In this thesis optimized placement of sectionalizing switches in radial distribution systems are investigated. In distribution systems, switches are used by network operators for amelioration in network reliability in the time of fault occurrence and also for determining the optimized network configuration in normal conditions. Therefore, it is of vital importance that in switch placement problems both of application should be taken into account. Regarding mentioned issue, in this thesis a novel method has introduced for optimized sectionalizing switches placement in radial distribution systems which not only determines the switches’places for increasing the network reliability but also it will settle their open and close pattern in cold and warm seasons for steady state system. Proposed model is formulated in the form of a constrained multi-objective optimization problem. Objective functions for this problem are as follows: minimizing purchase costs, switches’ installation and maintenance, minimizing expected cost of energy not supplied (As an index for network reliability) and minimizing the cost of energy losses in normal condition which is affected by network configuration. The optimizing constraints are the maximum number of placed switches considering budget limitation for Distribution Company, voltage and current limitations and preserving the radial structure while determining the optimized configuration in network. The problem has been solved by applying multi-objective Genetic Algorithm with Non-dominated Sorting (NSGA-II). In addition, actual realities (particularly Khouzestan Province Distribution Company) such as real residential, business, administrative and education customer profiles in both cold and warm seasons are considered. Proposed model is implemented and results are reported on a test network with 32 buses in different scenarios. It is worth noting that in all tests results have proved the performance of the model.

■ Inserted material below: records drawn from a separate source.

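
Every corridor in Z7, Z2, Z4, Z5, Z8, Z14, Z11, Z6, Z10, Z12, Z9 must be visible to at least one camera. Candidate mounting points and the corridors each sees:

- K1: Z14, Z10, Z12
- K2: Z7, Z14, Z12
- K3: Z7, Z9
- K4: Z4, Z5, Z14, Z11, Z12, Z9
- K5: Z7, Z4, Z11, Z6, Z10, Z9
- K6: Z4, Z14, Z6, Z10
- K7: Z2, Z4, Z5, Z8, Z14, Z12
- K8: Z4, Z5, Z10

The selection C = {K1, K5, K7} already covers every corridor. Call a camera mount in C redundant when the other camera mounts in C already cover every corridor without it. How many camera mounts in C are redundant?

Drop K1: the rest still cover every corridor — redundant.
Drop K5: Z7, Z11, Z6, Z9 uncovered — not redundant.
Drop K7: Z2, Z5, Z8 uncovered — not redundant.
1 redundant: K1.

1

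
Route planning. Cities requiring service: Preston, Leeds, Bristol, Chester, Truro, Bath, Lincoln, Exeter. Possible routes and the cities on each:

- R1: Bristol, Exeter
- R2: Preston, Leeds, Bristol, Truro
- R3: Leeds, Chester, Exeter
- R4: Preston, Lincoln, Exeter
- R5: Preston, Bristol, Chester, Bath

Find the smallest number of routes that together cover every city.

R2, R4, R5 together cover {Preston, Leeds, Bristol, Chester, Truro, Bath, Lincoln, Exeter} — every city.
No 2 of the 5 routes cover everything (all 10 pairs fall short), so 3 is minimum.
Greedy (largest uncovered first) would take R2, R3, R4, R5 — 4 routes — but 3 suffice.

3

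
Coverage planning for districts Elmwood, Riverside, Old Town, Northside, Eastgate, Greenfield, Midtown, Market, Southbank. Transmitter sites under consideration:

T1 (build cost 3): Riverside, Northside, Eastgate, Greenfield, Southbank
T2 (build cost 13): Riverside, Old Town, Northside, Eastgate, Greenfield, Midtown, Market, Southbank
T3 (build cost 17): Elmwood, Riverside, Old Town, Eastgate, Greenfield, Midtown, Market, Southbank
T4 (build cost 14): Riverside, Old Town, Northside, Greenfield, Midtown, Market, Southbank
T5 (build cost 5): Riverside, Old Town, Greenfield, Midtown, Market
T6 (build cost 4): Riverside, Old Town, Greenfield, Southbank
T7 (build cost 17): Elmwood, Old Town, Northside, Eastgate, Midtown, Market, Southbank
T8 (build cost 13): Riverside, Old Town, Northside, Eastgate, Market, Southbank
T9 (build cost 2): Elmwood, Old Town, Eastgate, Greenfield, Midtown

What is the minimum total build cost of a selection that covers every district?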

In power systems with high penetration of renewable energy sources, providing Ancillary Services to make load-balancing network produced a serious challenge to the operator system. One of the main features of smart grid demand response is to maintain a balance between production and demand effective. We provide Ancillary services frequency of demand response in the context of an smart grid is considered. Set the frequency of the energy-storing sensitive responsive loads (such as electric water heaters) are used to adjust the frequency. Trigger frequency is the frequency at which the equipment is turned on or off state is determined in a process of optimization. Depending on the frequency deviation from the nominal value, the number of facilities from on to off or vice versa, and thus responsive loads switching frequency can help to stabilize. To evaluate the simulation algorithm to determine the optimal trigger frequency of equipment two aggregator with five and 50 equipped studied and the results of the analyzes presented. The results in all cases, the simulation shows the effectiveness of the algorithm.